Third off, what I've seen so far of neuroscience is...not incorrect so much as ignoring the mechanics behind it in order to presume that the soul causes changes in the brain. I will note while I am an avid reader of anything neurosciency I can get my hands on because I find it fascinating, I am not a neuroscientist so I could be wrong here. But this is my understanding of how the brain and neuroplasticity (which is the term for brain changes) works.

Think of the roads in your town. You can ultimately get from any point in town to any other point in town, but there's basically an infinite number of pathways you could take.
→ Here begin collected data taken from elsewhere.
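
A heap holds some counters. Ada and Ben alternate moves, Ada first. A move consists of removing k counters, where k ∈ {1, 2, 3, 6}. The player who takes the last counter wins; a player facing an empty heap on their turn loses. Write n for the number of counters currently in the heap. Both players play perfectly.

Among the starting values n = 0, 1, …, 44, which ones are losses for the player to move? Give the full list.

Work bottom-up. With no move the player to move loses. Otherwise the position is W if at least one move leads to an L position for the opponent, and L if every move leads to a W.
n=0: no move → L
n=1: W (go to 0, an L position)
n=2: W (go to 0, an L position)
n=3: W (go to 0, an L position)
n=4: L (options 3(W), 2(W), 1(W) are all W)
n=5: W (go to 4, an L position)
n=6: W (go to 4, an L position)
n=7: W (go to 4, an L position)
n=8: L (options 7(W), 6(W), 5(W), 2(W) are all W)
n=9: W (go to 8, an L position)
n=10: W (go to 8, an L position)
n=11: W (go to 8, an L position)
n=12: L (options 11(W), 10(W), 9(W), 6(W) are all W)
n=13: W (go to 12, an L position)
n=14: W (go to 12, an L position)
n=15: W (go to 12, an L position)
n=16: L (options 15(W), 14(W), 13(W), 10(W) are all W)
n=17: W (go to 16, an L position)
n=18: W (go to 16, an L position)
n=19: W (go to 16, an L position)
n=20: L (options 19(W), 18(W), 17(W), 14(W) are all W)
n=21: W (go to 20, an L position)
n=22: W (go to 20, an L position)
n=23: W (go to 20, an L position)
n=24: L (options 23(W), 22(W), 21(W), 18(W) are all W)
n=25: W (go to 24, an L position)
n=26: W (go to 24, an L position)
n=27: W (go to 24, an L position)
n=28: L (options 27(W), 26(W), 25(W), 22(W) are all W)
n=29: W (go to 28, an L position)
n=30: W (go to 28, an L position)
n=31: W (go to 28, an L position)
n=32: L (options 31(W), 30(W), 29(W), 26(W) are all W)
n=33: W (go to 32, an L position)
n=34: W (go to 32, an L position)
n=35: W (go to 32, an L position)
n=36: L (options 35(W), 34(W), 33(W), 30(W) are all W)
n=37: W (go to 36, an L position)
n=38: W (go to 36, an L position)
n=39: W (go to 36, an L position)
n=40: L (options 39(W), 38(W), 37(W), 34(W) are all W)
n=41: W (go to 40, an L position)
n=42: W (go to 40, an L position)
n=43: W (go to 40, an L position)
n=44: L (options 43(W), 42(W), 41(W), 38(W) are all W)
The losing starting values of n are exactly the entries labelled L in this table (12 of them).

0, 4, 8, 12, 16, 20, 24, 28, 32, 36, 40, 44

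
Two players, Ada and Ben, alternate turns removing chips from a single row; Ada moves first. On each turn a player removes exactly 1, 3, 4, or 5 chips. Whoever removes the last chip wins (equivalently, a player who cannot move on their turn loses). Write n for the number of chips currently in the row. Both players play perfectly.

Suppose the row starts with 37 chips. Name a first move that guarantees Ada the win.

Remove 3, leaving 34.

Label each position W (a win for the player to move) or L (a loss). A position with no legal move is L; any other position is W exactly when some move reaches an L, and L when every move reaches a W.
n=0: no move → L
n=1: W (go to 0, an L position)
n=2: L (sole option 1(W) is W)
n=3: W (go to 2, an L position)
n=4: W (go to 0, an L position)
n=5: W (go to 2, an L position)
n=6: W (go to 2, an L position)
n=7: W (go to 2, an L position)
n=8: L (options 7(W), 5(W), 4(W), 3(W) are all W)
n=9: W (go to 8, an L position)
n=10: L (options 9(W), 7(W), 6(W), 5(W) are all W)
n=11: W (go to 10, an L position)
n=12: W (go to 8, an L position)
n=13: W (go to 10, an L position)
n=14: W (go to 10, an L position)
n=15: W (go to 10, an L position)
n=16: L (options 15(W), 13(W), 12(W), 11(W) are all W)
n=17: W (go to 16, an L position)
n=18: L (options 17(W), 15(W), 14(W), 13(W) are all W)
n=19: W (go to 18, an L position)
n=20: W (go to 16, an L position)
n=21: W (go to 18, an L position)
n=22: W (go to 18, an L position)
n=23: W (go to 18, an L position)
n=24: L (options 23(W), 21(W), 20(W), 19(W) are all W)
n=25: W (go to 24, an L position)
n=26: L (options 25(W), 23(W), 22(W), 21(W) are all W)
n=27: W (go to 26, an L position)
n=28: W (go to 24, an L position)
n=29: W (go to 26, an L position)
n=30: W (go to 26, an L position)
n=31: W (go to 26, an L position)
n=32: L (options 31(W), 29(W), 28(W), 27(W) are all W)
n=33: W (go to 32, an L position)
n=34: L (options 33(W), 31(W), 30(W), 29(W) are all W)
n=35: W (go to 34, an L position)
n=36: W (go to 32, an L position)
n=37: W (go to 34, an L position)
From 37, the L positions reachable in one move are: 34, 32. Any move reaching one of these is winning.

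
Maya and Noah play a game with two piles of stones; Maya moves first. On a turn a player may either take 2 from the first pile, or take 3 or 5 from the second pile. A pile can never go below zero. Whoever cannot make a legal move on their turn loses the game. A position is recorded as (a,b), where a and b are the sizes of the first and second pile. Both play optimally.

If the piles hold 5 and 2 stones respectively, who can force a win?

Build the W/L table. Terminal = L. A non-terminal position is W if it has a move to some L; otherwise it is L.
No move ever increases a pile, so every position that can arise here has a ≤ 5 and b ≤ 2; it is enough to label the cells with 0 ≤ a ≤ 5 and 0 ≤ b ≤ 2.
Every move lowers a or b (never raises either), so fill the grid row by row in increasing a, and left to right within a row: each cell's successors are then already labelled.
      b=0  b=1  b=2
a=0:    L    L    L
a=1:    L    L    L
a=2:    W    W    W
a=3:    W    W    W
a=4:    L    L    L
a=5:    L    L    L
Cells with no legal move (terminal, hence L): (0,0), (0,1), (0,2), (1,0), (1,1), (1,2).
The remaining L cells, each justified by listing all of its moves:
(4,0): the only move is to (2,0)(W), a W ⇒ L
(4,1): the only move is to (2,1)(W), a W ⇒ L
(4,2): the only move is to (2,2)(W), a W ⇒ L
(5,0): the only move is to (3,0)(W), a W ⇒ L
(5,1): the only move is to (3,1)(W), a W ⇒ L
(5,2): the only move is to (3,2)(W), a W ⇒ L
Every other cell has at least one move into one of the L cells above, so it is W.
Every move from (5,2) reaches a W position, so the mover loses.

Noah wins.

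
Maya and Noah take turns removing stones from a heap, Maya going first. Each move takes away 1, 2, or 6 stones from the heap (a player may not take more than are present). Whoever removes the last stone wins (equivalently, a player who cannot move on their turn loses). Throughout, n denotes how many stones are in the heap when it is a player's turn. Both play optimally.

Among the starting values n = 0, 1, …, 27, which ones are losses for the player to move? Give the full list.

0, 3, 7, 10, 14, 17, 21, 24

Classify positions by backward induction: terminal positions (no move available) are L. From any other position, the mover wins iff some move reaches an L.
n=0: no move → L
n=1: reaches L-position 0 → W
n=2: reaches L-position 0 → W
n=3: only reaches 2(W), 1(W), all W → L
n=4: reaches L-position 3 → W
n=5: reaches L-position 3 → W
n=6: reaches L-position 0 → W
n=7: only reaches 6(W), 5(W), 1(W), all W → L
n=8: reaches L-position 7 → W
n=9: reaches L-position 7 → W
n=10: only reaches 9(W), 8(W), 4(W), all W → L
n=11: reaches L-position 10 → W
n=12: reaches L-position 10 → W
n=13: reaches L-position 7 → W
n=14: only reaches 13(W), 12(W), 8(W), all W → L
n=15: reaches L-position 14 → W
n=16: reaches L-position 14 → W
n=17: only reaches 16(W), 15(W), 11(W), all W → L
n=18: reaches L-position 17 → W
n=19: reaches L-position 17 → W
n=20: reaches L-position 14 → W
n=21: only reaches 20(W), 19(W), 15(W), all W → L
n=22: reaches L-position 21 → W
n=23: reaches L-position 21 → W
n=24: only reaches 23(W), 22(W), 18(W), all W → L
n=25: reaches L-position 24 → W
n=26: reaches L-position 24 → W
n=27: reaches L-position 21 → W
The losing starting values of n are exactly the entries labelled L in this table (8 of them).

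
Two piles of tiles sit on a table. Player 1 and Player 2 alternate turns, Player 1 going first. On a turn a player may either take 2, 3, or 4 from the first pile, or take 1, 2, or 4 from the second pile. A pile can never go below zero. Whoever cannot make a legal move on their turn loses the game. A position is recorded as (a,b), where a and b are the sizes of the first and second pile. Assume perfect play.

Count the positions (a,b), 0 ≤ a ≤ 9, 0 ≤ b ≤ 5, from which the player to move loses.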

However, some of these paths are a lot easier to go through. There's been a lot of people through there, so the road's a lot wider and it's paved nicely and the brush is kept off the roads and everything. Then there's older, more worn down roads that are basically dirt and gravel and there's bushes overhanging the road and if you go through there, your car's probably going to get scratched up a little. But you theoretically can. It's just a little more difficult. And if you do decide to go through that worn down road, then you'll widen it just a little more and make it a little easier to go down next time. And if you keep going down it long enough, eventually that road will the new Main Street, with paved surfaces and three lanes and everything.
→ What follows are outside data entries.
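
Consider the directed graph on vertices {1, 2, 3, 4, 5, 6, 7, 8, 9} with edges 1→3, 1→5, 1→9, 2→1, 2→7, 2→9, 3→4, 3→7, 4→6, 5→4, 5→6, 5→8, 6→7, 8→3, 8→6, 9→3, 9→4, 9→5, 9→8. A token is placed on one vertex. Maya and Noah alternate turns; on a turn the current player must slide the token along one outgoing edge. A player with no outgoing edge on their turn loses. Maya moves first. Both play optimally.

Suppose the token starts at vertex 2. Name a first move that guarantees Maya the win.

Use the standard recursion: the mover loses at a terminal position; elsewhere, the mover wins exactly when some move hands the opponent an L position.
Every edge goes from a vertex to one that appears earlier in the order 7, 6, 4, 3, 8, 5, 9, 1, 2, so processing vertices in that order labels each vertex after all of its successors.
7: no outgoing edge → L
6: W (go to 7, an L position)
4: L (sole option 6(W) is W)
3: W (go to 4, an L position)
8: L (options 3(W), 6(W) are all W)
5: W (go to 8, an L position)
9: W (go to 8, an L position)
1: L (options 9(W), 5(W), 3(W) are all W)
2: W (go to 1, an L position)
From 2, the L positions reachable in one move are: 1, 7. Any move reaching one of these is winning.

Move to 1.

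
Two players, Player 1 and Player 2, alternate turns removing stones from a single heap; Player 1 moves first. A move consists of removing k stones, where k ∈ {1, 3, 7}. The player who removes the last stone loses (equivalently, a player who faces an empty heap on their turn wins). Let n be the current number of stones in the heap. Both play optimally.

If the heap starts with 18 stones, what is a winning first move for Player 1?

Remove 1, leaving 17.

Work bottom-up. With no move the player to move wins. Otherwise the position is W if at least one move leads to an L position for the opponent, and L if every move leads to a W.
n=0: no move; the opponent has just taken the last stone and therefore loses → W
n=1: →0(W) only, which is W, so L
n=2: →1(L), so W
n=3: →2(W), 0(W) — all W, so L
n=4: →3(L), so W
n=5: →4(W), 2(W) — all W, so L
n=6: →5(L), so W
n=7: →6(W), 4(W), 0(W) — all W, so L
n=8: →7(L), so W
n=9: →8(W), 6(W), 2(W) — all W, so L
n=10: →9(L), so W
n=11: →10(W), 8(W), 4(W) — all W, so L
n=12: →11(L), so W
n=13: →12(W), 10(W), 6(W) — all W, so L
n=14: →13(L), so W
n=15: →14(W), 12(W), 8(W) — all W, so L
n=16: →15(L), so W
n=17: →16(W), 14(W), 10(W) — all W, so L
n=18: →17(L), so W
From 18, the L positions reachable in one move are: 17, 15, 11. Any move reaching one of these is winning.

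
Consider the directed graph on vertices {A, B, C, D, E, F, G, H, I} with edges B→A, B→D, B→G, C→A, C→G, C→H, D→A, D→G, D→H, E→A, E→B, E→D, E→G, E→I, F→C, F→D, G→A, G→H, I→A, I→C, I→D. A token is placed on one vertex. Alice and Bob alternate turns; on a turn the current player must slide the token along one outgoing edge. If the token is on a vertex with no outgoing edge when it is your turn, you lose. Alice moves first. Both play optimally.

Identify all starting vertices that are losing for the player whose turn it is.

A, F, H

Compute win/loss labels from the base case upward. A position with no move is L. Any other position is W if it can reach an L in one move, else L.
Every edge goes from a vertex to one that appears earlier in the order A, H, G, D, C, B, I, E, F, so processing vertices in that order labels each vertex after all of its successors.
A: no outgoing edge → L
H: no outgoing edge → L
G: →H(L), so W
D: →H(L), so W
C: →H(L), so W
B: →A(L), so W
I: →A(L), so W
E: →A(L), so W
F: →C(W), D(W) — all W, so L
The losing starting vertices are exactly the entries labelled L in this table (3 of them).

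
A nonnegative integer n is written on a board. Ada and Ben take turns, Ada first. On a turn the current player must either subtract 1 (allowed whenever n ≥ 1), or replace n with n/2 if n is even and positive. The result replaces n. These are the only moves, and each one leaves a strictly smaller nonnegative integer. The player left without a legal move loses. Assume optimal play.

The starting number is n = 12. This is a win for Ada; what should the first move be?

Label each position W (a win for the player to move) or L (a loss). A position with no legal move is L; any other position is W exactly when some move reaches an L, and L when every move reaches a W.
n=0: no move → L
n=1: W (go to 0, an L position)
n=2: L (sole option 1(W) is W)
n=3: W (go to 2, an L position)
n=4: W (go to 2, an L position)
n=5: L (sole option 4(W) is W)
n=6: W (go to 5, an L position)
n=7: L (sole option 6(W) is W)
n=8: W (go to 7, an L position)
n=9: L (sole option 8(W) is W)
n=10: W (go to 5, an L position)
n=11: L (sole option 10(W) is W)
n=12: W (go to 11, an L position)
From 12, the L positions reachable in one move are: 11.

Move to 11.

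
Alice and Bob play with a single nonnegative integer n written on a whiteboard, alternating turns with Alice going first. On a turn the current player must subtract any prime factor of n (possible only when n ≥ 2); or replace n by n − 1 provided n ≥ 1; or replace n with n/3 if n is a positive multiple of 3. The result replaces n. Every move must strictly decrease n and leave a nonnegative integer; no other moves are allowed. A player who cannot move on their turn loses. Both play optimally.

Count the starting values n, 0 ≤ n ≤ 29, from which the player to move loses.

Work bottom-up. With no move the player to move loses. Otherwise the position is W if at least one move leads to an L position for the opponent, and L if every move leads to a W.
n=0: no move → L
n=1: reaches L-position 0 → W
n=2: reaches L-position 0 → W
n=3: reaches L-position 0 → W
n=4: only reaches 2(W), 3(W), all W → L
n=5: reaches L-position 0 → W
n=6: reaches L-position 4 → W
n=7: reaches L-position 0 → W
n=8: only reaches 6(W), 7(W), all W → L
n=9: reaches L-position 8 → W
n=10: reaches L-position 8 → W
n=11: reaches L-position 0 → W
n=12: reaches L-position 4 → W
n=13: reaches L-position 0 → W
n=14: only reaches 7(W), 12(W), 13(W), all W → L
n=15: reaches L-position 14 → W
n=16: reaches L-position 14 → W
n=17: reaches L-position 0 → W
n=18: only reaches 6(W), 15(W), 16(W), 17(W), all W → L
n=19: reaches L-position 0 → W
n=20: reaches L-position 18 → W
n=21: reaches L-position 14 → W
n=22: only reaches 11(W), 20(W), 21(W), all W → L
n=23: reaches L-position 0 → W
n=24: reaches L-position 8 → W
n=25: only reaches 20(W), 24(W), all W → L
n=26: reaches L-position 25 → W
n=27: only reaches 9(W), 24(W), 26(W), all W → L
n=28: reaches L-position 27 → W
n=29: reaches L-position 0 → W
L entries with 0 ≤ n ≤ 29: n = 0, 4, 8, 14, 18, 22, 25, 27; that makes 8.

8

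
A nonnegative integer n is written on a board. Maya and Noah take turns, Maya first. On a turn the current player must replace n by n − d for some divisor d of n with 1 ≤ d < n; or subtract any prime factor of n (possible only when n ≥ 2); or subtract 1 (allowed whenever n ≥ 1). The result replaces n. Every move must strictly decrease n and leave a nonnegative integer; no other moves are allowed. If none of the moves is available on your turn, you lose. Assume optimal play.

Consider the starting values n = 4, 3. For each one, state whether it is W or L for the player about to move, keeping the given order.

4: L, 3: W

Label each position W (a win for the player to move) or L (a loss). A position with no legal move is L; any other position is W exactly when some move reaches an L, and L when every move reaches a W.
n=0: no move → L
n=1: W (go to 0, an L position)
n=2: W (go to 0, an L position)
n=3: W (go to 0, an L position)
n=4: L (options 2(W), 3(W) are all W)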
Those roads are neurons, as you've probably figured out. By the time you're an adult, these pathways are relatively established and very hard to change significantly. However, it is possible! Everyone's doing it to some extent all the time, when they learn and think new thoughts. This is what the author's talking about when he talks about "People who suffer from phobias can reorganize their brains so that they lose their fear". Or like...your morning routine. Most people have a fairly set routine that they don't really want to change. This is a pathway you've created in your brain to do this in this order without really needing to think about it much because the pathway's so ingrained. But you still can. I recently forced myself to completely redo my morning routine into something more efficient by cutting out my computer time. It just takes effort until you've gotten the pathway a little more well-trodden.
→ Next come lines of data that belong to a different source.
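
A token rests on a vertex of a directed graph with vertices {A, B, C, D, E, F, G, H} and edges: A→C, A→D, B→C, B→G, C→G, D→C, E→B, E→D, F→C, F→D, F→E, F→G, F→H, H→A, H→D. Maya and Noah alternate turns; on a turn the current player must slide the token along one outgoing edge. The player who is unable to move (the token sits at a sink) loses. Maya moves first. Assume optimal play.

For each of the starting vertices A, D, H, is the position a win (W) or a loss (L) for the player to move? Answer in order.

Positions with no move are L. A position that does have a move is losing for the player to move precisely when every available move leads to a winning position for the opponent. Fill in the labels:
Every edge goes from a vertex to one that appears earlier in the order G, C, B, D, E, A, H, F, so processing vertices in that order labels each vertex after all of its successors.
G: no outgoing edge → L
C: →G(L), so W
B: →G(L), so W
D: →C(W) only, which is W, so L
E: →D(L), so W
A: →D(L), so W
H: →D(L), so W
F: →D(L), so W

A: W, D: L, H: W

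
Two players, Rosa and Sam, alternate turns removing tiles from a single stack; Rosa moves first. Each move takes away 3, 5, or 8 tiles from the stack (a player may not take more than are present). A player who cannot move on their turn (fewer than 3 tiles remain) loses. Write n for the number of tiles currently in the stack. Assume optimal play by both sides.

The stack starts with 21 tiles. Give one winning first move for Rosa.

Remove 8, leaving 13.

Build the W/L table. Terminal = L. A non-terminal position is W if it has a move to some L; otherwise it is L.
n=0: no move → L
n=1: no move → L
n=2: no move → L
n=3: can move to 0, which is L ⇒ W
n=4: can move to 1, which is L ⇒ W
n=5: can move to 2, which is L ⇒ W
n=6: can move to 1, which is L ⇒ W
n=7: can move to 2, which is L ⇒ W
n=8: can move to 0, which is L ⇒ W
n=9: can move to 1, which is L ⇒ W
n=10: can move to 2, which is L ⇒ W
n=11: moves to 8(W), 6(W), 3(W); every one is W ⇒ L
n=12: moves to 9(W), 7(W), 4(W); every one is W ⇒ L
n=13: moves to 10(W), 8(W), 5(W); every one is W ⇒ L
n=14: can move to 11, which is L ⇒ W
n=15: can move to 12, which is L ⇒ W
n=16: can move to 13, which is L ⇒ W
n=17: can move to 12, which is L ⇒ W
n=18: can move to 13, which is L ⇒ W
n=19: can move to 11, which is L ⇒ W
n=20: can move to 12, which is L ⇒ W
n=21: can move to 13, which is L ⇒ W
From 21, the L positions reachable in one move are: 13.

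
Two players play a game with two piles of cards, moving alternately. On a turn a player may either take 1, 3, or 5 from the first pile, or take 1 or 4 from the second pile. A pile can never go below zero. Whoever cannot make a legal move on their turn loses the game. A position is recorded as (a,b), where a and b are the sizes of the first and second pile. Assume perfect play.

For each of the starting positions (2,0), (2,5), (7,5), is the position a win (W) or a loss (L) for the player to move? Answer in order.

(2,0): L, (2,5): L, (7,5): W

Classify positions by backward induction: terminal positions (no move available) are L. From any other position, the mover wins iff some move reaches an L.
No move ever increases a pile, so every position that can arise here has a ≤ 7 and b ≤ 5; it is enough to label the cells with 0 ≤ a ≤ 7 and 0 ≤ b ≤ 5.
Every move lowers a or b (never raises either), so fill the grid row by row in increasing a, and left to right within a row: each cell's successors are then already labelled.
      b=0  b=1  b=2  b=3  b=4  b=5
a=0:    L    W    L    W    W    L
a=1:    W    L    W    L    W    W
a=2:    L    W    L    W    W    L
a=3:    W    L    W    L    W    W
a=4:    L    W    L    W    W    L
a=5:    W    L    W    L    W    W
a=6:    L    W    L    W    W    L
a=7:    W    L    W    L    W    W
Cells with no legal move (terminal, hence L): (0,0).
The remaining L cells, each justified by listing all of its moves:
(0,2): only reaches (0,1)(W), which is W → L
(0,5): only reaches (0,4)(W), (0,1)(W), all W → L
(1,1): only reaches (0,1)(W), (1,0)(W), all W → L
(1,3): only reaches (0,3)(W), (1,2)(W), all W → L
(2,0): only reaches (1,0)(W), which is W → L
(2,2): only reaches (1,2)(W), (2,1)(W), all W → L
(2,5): only reaches (1,5)(W), (2,4)(W), (2,1)(W), all W → L
(3,1): only reaches (2,1)(W), (0,1)(W), (3,0)(W), all W → L
(3,3): only reaches (2,3)(W), (0,3)(W), (3,2)(W), all W → L
(4,0): only reaches (3,0)(W), (1,0)(W), all W → L
(4,2): only reaches (3,2)(W), (1,2)(W), (4,1)(W), all W → L
(4,5): only reaches (3,5)(W), (1,5)(W), (4,4)(W), (4,1)(W), all W → L
(5,1): only reaches (4,1)(W), (2,1)(W), (0,1)(W), (5,0)(W), all W → L
(5,3): only reaches (4,3)(W), (2,3)(W), (0,3)(W), (5,2)(W), all W → L
(6,0): only reaches (5,0)(W), (3,0)(W), (1,0)(W), all W → L
(6,2): only reaches (5,2)(W), (3,2)(W), (1,2)(W), (6,1)(W), all W → L
(6,5): only reaches (5,5)(W), (3,5)(W), (1,5)(W), (6,4)(W), (6,1)(W), all W → L
(7,1): only reaches (6,1)(W), (4,1)(W), (2,1)(W), (7,0)(W), all W → L
(7,3): only reaches (6,3)(W), (4,3)(W), (2,3)(W), (7,2)(W), all W → L
Every other cell has at least one move into one of the L cells above, so it is W.
(2,0): one of the L cells justified above, so L
(2,5): one of the L cells justified above, so L
(7,5): the move to (6,5) reaches an L cell, so W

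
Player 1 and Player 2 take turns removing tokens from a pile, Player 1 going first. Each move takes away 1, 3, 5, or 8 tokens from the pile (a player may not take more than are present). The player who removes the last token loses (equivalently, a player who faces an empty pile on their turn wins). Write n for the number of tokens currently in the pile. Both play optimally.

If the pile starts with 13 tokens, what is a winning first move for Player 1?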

But to me, saying that the mind as a separate entity is necessary to initiate these changes in the brain just doesn't make any sense to me. It might if you lived in an isolation tank, I suppose. But people encounter new stimulus every day, and the brain responds to that stimulus by making new connections and reorganizing. Or it might make sense if the pathways didn't in some sense already exist and needed some kind of divine intervention to connect them. (Wow, that would be...a lot of divine intervention. Seriously.) But every neuron inside your brain is already physically connected to every other neuron, if indirectly, so it shouldn't take some kind of self outside the brain to strengthen these connections.

I mean, I suppose there's a chance that he'll make some really good arguments in the future as to why this could be so! I hope so, at least. I pick up these books in hopes of them making a good argument, damnit, and I don't want to be out $15 for this book if the quality of his arguments remains the same. But so far, I am so not impressed.